De commissie vindt dat de bescherming van erfgoed "weinig aandacht" krijgt binnen het Nederlandse veiligheidsbeleid. Zo staan het depot van het Rijksmuseum in Lelystad of de Van Nelle Fabriek in Rotterdam, die de status heeft van Unesco Werelderfgoed, niet op de lijst van monumenten en collecties die in oorlogstijd beschermd moeten worden.
Unesco Haags Verdrag
Het ontbreekt volgens het advies aan overzicht en coördinatie om de afspraken uit het zogeheten Unesco Haags Verdrag uit 1954 goed uit te voeren. "Een belangrijk onderdeel van de werking van het Haags Verdrag is het gebruik van blauw-witte schildjes om monumenten van betekenis te markeren, die in geval van crisis zoveel mogelijk ontzien of geëvacueerd moeten worden", schrijven de erfgoedhoeders. Het register van die schildjes blijkt echter "gedateerd en onvolledig".
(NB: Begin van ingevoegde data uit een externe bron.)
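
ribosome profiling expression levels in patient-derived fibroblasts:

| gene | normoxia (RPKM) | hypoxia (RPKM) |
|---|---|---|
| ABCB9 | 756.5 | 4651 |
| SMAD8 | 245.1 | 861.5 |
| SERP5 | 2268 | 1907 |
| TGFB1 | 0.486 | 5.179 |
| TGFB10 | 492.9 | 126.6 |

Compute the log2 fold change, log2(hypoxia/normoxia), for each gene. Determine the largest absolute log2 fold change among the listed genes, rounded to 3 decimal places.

3.414

log2(4651/756.5) = 2.620  (ABCB9)
log2(861.5/245.1) = 1.813  (SMAD8)
log2(1907/2268) = -0.250  (SERP5)
log2(5.179/0.486) = 3.414  (TGFB1)
log2(126.6/492.9) = -1.961  (TGFB10)
The largest magnitude belongs to TGFB1.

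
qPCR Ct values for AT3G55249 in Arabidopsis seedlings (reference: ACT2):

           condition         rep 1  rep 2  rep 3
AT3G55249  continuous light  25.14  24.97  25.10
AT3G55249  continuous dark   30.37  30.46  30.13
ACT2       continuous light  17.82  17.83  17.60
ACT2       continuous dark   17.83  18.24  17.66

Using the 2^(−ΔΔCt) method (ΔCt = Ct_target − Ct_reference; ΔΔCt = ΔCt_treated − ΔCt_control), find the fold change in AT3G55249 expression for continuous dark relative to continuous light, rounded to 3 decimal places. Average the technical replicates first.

Mean Ct: AT3G55249 continuous light 25.070; AT3G55249 continuous dark 30.320; ACT2 continuous light 17.750; ACT2 continuous dark 17.910
ΔCt(continuous light) = 25.070 − 17.750 = 7.320
ΔCt(continuous dark) = 30.320 − 17.910 = 12.410
ΔΔCt = 12.410 − 7.320 = 5.090
Fold change = 2^(−5.090) = 0.0294

0.029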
'Onvrede kan zich richten op erfgoed'
Volgens de commissie "wordt gewapend conflict onterecht gezien als een ver-van-ons-bed-show". De afgelopen weken is volgens de opstellers van het advies wel duidelijk geworden dat ook in vredestijd "collectieve onvrede zich op erfgoed kan richten". Ze verwijzen naar het omhalen of bekladden van standbeelden in diverse landen.
Piet Hein
Ook in Nederland werden onlangs beelden beklad, zoals dat van zeevaarder Piet Hein in Rotterdam. Actiegroep Helden van Nooit verklaarde dat te hebben gedaan omdat Hein volgens hen een moordenaar en een dief was en door zijn verovering van de Spaanse Zilvervloot in 1628 "een belangrijke wegbereider" was voor de latere slavenhandel, ook al was hij daar zelf niet bij betrokken.